LA FRASE
“Non erano persone moderne né mio padre né mia madre. Erano figli di un’altra epoca”
CHI LO HA SCRITTO
Magda Szabo, ungherese, morta a 90 anni nel 2017, insegnante e poetessa ma è soprattutto come scrittrice che ha conquistato fama internazionale: è la scrittrice ungherese più tradotta nel mondo. Il suo romanzo più famoso “La porta” ha vinto numerosi premi ed è stato portato nel grande schermo nel 2010.
DI COSA PARLA
Iza è la figlia di Etelka e Vince i quali abitano in una cittadina della provincia ungherese, dove è nata Iza e dove, per qualche tempo, ha abitato fino alla separazione con il marito Antan.
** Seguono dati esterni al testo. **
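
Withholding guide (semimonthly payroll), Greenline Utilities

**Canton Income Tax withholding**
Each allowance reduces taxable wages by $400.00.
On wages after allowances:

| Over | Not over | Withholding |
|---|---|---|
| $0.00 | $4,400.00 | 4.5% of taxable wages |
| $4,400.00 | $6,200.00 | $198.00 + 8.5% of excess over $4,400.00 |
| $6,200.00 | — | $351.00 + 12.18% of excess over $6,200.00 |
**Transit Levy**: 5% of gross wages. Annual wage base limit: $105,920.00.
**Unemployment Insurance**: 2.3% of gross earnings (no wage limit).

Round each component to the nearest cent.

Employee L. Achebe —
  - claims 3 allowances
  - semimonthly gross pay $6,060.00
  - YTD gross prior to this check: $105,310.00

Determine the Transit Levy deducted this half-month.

Transit Levy: cap $105,920.00 − YTD $105,310.00 = $610.00 subject; 5% × $610.00 = $30.50

$30.50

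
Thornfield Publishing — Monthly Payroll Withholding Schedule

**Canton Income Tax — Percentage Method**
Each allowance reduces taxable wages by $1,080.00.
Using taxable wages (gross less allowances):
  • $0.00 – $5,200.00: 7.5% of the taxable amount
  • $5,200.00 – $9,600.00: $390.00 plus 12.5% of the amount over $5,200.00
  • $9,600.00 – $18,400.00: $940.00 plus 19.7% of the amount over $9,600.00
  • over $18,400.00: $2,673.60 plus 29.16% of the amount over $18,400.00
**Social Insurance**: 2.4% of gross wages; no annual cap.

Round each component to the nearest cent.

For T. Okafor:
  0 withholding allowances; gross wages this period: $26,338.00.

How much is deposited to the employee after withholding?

Canton Income Tax: taxable = $26,338.00
  $2,673.60 + 29.16% × ($26,338.00 − $18,400.00) = $2,673.60 + 29.16% × $7,938.00 = $4,988.32
Social Insurance: 2.4% × $26,338.00 = $632.11
Total withheld: $4,988.32 + $632.11 = $5,620.43
Net pay: $26,338.00 − $5,620.43 = $20,717.57

$20,717.57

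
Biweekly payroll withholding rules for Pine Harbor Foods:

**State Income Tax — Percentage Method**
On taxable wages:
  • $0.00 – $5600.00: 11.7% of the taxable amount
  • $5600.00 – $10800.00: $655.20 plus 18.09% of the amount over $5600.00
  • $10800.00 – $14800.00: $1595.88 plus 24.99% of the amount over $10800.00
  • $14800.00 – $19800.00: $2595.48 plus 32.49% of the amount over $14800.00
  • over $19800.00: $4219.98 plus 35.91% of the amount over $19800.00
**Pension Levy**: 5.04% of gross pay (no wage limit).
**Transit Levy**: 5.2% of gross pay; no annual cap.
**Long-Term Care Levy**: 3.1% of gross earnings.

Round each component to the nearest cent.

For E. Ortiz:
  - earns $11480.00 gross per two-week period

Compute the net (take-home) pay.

State Income Tax: taxable = $11480.00
  $1595.88 + 24.99% × ($11480.00 − $10800.00) = $1595.88 + 24.99% × $680.00 = $1765.81
Pension Levy: 5.04% × $11480.00 = $578.59
Transit Levy: 5.2% × $11480.00 = $596.96
Long-Term Care Levy: 3.1% × $11480.00 = $355.88
Total withheld: $1765.81 + $578.59 + $596.96 + $355.88 = $3297.24
Net pay: $11480.00 − $3297.24 = $8182.76

$8182.76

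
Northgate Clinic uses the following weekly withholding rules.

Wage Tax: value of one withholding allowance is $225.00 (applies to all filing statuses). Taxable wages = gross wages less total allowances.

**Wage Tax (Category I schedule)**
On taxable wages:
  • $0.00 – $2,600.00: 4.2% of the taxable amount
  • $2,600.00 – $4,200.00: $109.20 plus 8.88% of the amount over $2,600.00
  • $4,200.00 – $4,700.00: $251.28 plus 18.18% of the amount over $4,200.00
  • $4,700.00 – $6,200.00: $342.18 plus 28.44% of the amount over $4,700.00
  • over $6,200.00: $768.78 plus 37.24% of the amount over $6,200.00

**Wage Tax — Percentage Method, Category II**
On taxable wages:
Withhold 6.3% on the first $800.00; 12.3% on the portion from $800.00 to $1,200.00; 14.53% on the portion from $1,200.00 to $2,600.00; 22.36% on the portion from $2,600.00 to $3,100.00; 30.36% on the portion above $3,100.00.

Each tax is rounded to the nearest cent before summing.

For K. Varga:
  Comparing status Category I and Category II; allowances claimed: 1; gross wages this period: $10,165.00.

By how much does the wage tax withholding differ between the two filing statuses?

Wage Tax (Category I): taxable = $10,165.00 − 1×$225.00 = $9,940.00
  $768.78 + 37.24% × ($9,940.00 − $6,200.00) = $768.78 + 37.24% × $3,740.00 = $2,161.56
Wage Tax (Category II): taxable = $10,165.00 − 1×$225.00 = $9,940.00
  $414.82 + 30.36% × ($9,940.00 − $3,100.00) = $414.82 + 30.36% × $6,840.00 = $2,491.44
Difference: |$2,161.56 − $2,491.44| = $329.88 (higher under Category II)

$329.88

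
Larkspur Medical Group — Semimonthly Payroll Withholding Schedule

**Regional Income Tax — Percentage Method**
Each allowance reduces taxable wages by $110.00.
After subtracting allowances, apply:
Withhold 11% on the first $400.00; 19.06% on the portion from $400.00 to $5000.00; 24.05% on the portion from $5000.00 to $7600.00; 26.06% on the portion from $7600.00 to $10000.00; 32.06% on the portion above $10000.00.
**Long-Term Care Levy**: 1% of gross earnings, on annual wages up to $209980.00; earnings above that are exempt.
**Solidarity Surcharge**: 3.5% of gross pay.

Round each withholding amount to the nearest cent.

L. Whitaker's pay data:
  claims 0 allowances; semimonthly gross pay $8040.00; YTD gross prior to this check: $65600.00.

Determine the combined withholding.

$2022.52

Regional Income Tax: taxable = $8040.00
  $1546.06 + 26.06% × ($8040.00 − $7600.00) = $1546.06 + 26.06% × $440.00 = $1660.72
Long-Term Care Levy: 1% × $8040.00 = $80.40
Solidarity Surcharge: 3.5% × $8040.00 = $281.40
Total: $1660.72 + $80.40 + $281.40 = $2022.52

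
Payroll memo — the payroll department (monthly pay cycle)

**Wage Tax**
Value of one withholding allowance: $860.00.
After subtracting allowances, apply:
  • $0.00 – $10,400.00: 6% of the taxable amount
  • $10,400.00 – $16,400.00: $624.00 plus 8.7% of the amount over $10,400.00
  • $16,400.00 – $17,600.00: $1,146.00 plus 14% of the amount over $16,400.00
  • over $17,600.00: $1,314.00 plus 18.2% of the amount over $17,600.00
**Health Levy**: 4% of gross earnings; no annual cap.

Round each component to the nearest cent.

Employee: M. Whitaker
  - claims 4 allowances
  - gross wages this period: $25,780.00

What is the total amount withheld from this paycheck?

Wage Tax: taxable = $25,780.00 − 4×$860.00 = $22,340.00
  $1,314.00 + 18.2% × ($22,340.00 − $17,600.00) = $1,314.00 + 18.2% × $4,740.00 = $2,176.68
Health Levy: 4% × $25,780.00 = $1,031.20
Total: $2,176.68 + $1,031.20 = $3,207.88

$3,207.88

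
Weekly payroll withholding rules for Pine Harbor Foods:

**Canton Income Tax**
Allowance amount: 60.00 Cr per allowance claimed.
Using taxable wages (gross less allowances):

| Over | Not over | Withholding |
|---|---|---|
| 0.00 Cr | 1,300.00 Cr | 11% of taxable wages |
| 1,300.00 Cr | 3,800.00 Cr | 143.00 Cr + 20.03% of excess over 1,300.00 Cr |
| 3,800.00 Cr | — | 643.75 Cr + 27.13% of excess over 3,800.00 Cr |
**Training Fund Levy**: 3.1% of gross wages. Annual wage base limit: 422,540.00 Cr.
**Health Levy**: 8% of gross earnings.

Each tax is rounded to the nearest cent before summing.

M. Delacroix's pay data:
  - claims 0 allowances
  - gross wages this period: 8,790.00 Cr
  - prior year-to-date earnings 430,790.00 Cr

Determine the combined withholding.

2,700.74 Cr

Canton Income Tax: taxable = 8,790.00 Cr
  643.75 Cr + 27.13% × (8,790.00 Cr − 3,800.00 Cr) = 643.75 Cr + 27.13% × 4,990.00 Cr = 1,997.54 Cr
Training Fund Levy: YTD 430,790.00 Cr ≥ cap 422,540.00 Cr → 0.00 Cr
Health Levy: 8% × 8,790.00 Cr = 703.20 Cr
Total: 1,997.54 Cr + 0.00 Cr + 703.20 Cr = 2,700.74 Cr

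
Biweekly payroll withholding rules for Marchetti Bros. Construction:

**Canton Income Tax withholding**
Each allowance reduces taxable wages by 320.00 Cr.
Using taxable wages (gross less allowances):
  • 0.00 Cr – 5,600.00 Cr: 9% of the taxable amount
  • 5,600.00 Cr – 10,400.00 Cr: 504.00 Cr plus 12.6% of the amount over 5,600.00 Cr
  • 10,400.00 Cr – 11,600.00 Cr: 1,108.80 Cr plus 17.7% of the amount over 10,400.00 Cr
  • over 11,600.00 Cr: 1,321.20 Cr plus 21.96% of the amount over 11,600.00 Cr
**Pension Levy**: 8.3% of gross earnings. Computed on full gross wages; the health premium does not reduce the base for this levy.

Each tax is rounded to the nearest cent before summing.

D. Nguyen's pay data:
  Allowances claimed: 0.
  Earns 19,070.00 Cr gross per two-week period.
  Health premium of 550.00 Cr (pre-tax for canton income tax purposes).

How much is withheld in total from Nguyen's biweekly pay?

4,423.64 Cr

Canton Income Tax: taxable = 19,070.00 Cr − 550.00 Cr = 18,520.00 Cr
  1,321.20 Cr + 21.96% × (18,520.00 Cr − 11,600.00 Cr) = 1,321.20 Cr + 21.96% × 6,920.00 Cr = 2,840.83 Cr
Pension Levy: 8.3% × 19,070.00 Cr = 1,582.81 Cr
Total: 2,840.83 Cr + 1,582.81 Cr = 4,423.64 Cr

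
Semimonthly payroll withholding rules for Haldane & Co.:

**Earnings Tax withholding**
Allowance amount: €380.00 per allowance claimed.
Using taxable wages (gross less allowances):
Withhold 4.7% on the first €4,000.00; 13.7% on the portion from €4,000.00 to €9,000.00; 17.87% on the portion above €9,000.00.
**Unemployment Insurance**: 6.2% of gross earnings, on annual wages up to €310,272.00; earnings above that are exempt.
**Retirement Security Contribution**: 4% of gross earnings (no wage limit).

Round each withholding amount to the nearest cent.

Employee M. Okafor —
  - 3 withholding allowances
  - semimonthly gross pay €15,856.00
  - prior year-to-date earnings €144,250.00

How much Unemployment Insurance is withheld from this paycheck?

Unemployment Insurance: 6.2% × €15,856.00 = €983.07

€983.07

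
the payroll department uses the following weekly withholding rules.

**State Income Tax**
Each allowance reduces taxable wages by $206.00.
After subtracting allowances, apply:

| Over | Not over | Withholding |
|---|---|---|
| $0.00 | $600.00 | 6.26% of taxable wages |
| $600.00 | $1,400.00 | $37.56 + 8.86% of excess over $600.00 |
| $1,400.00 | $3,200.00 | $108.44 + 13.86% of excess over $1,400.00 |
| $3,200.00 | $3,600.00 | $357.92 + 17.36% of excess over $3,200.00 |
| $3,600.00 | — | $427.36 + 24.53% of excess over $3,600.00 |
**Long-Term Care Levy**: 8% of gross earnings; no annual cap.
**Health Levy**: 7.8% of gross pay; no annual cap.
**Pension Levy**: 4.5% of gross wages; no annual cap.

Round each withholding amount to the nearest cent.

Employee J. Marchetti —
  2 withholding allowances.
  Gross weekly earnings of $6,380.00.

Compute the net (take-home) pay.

State Income Tax: taxable = $6,380.00 − 2×$206.00 = $5,968.00
  $427.36 + 24.53% × ($5,968.00 − $3,600.00) = $427.36 + 24.53% × $2,368.00 = $1,008.23
Long-Term Care Levy: 8% × $6,380.00 = $510.40
Health Levy: 7.8% × $6,380.00 = $497.64
Pension Levy: 4.5% × $6,380.00 = $287.10
Total withheld: $1,008.23 + $510.40 + $497.64 + $287.10 = $2,303.37
Net pay: $6,380.00 − $2,303.37 = $4,076.63

$4,076.63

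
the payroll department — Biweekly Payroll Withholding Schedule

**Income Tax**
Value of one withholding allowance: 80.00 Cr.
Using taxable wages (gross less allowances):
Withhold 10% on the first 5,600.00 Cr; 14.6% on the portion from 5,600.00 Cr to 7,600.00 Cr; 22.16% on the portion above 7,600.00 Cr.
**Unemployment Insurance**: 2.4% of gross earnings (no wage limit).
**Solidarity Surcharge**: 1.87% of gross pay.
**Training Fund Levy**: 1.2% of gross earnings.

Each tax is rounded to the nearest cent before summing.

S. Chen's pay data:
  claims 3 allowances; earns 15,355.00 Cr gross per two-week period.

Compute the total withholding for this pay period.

3,357.24 Cr

Income Tax: taxable = 15,355.00 Cr − 3×80.00 Cr = 15,115.00 Cr
  852.00 Cr + 22.16% × (15,115.00 Cr − 7,600.00 Cr) = 852.00 Cr + 22.16% × 7,515.00 Cr = 2,517.32 Cr
Unemployment Insurance: 2.4% × 15,355.00 Cr = 368.52 Cr
Solidarity Surcharge: 1.87% × 15,355.00 Cr = 287.14 Cr
Training Fund Levy: 1.2% × 15,355.00 Cr = 184.26 Cr
Total: 2,517.32 Cr + 368.52 Cr + 287.14 Cr + 184.26 Cr = 3,357.24 Cr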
Lei, figlia unica, è una accreditata dottoressa che si è trasferita a Budapest per svolgere la sua professione, che le ha conquistato stima e rispetto tra pazienti e colleghi. Alla morte di Vince, Iza convince Etelka a trasferirsi a Budapest, in una casa moderna ed attrezzata, con lei. La “vecchia” – così verrà chiamata per tutto il libro – accetta, ma da quel momento si troverà soffocata in un quotidiano organizzato nei minimi dettagli dalla figlia, che la congela in una non-vita, finché approfitta della inaugurazione di una lapide per il marito per tornare al paese. E ribellarsi.
COSA NE PENSO
La Szabo con consumata abilità guida il lettore nella vita di Iza: ne scopre il perfezionismo esasperato e l‘assoluta freddezza d’animo nonostante svolga la professione medica con ottimi risultati. Il rapporto tra le due donne, il loro conflitto generazionale, lo scontro tra modernità e arretratezza celano il nucleo vero del libro. A condurci in questa progressiva scoperta sarà il personaggio di Antan e i suoi dialoghi con lei: Iza organizza e programma nei dettagli la vita delle persone cha ha accanto, non tenendo in conto dei loro veri bisogni, della loro umanità. Iza non ha amore da dare e, quindi, non ne riceverà. E’un libro che ti entra dentro, fatto di dialoghi e monologhi potentissimi, che risuona con le esperienze della tua vita e ti lascia senza fiato. Bellissimo.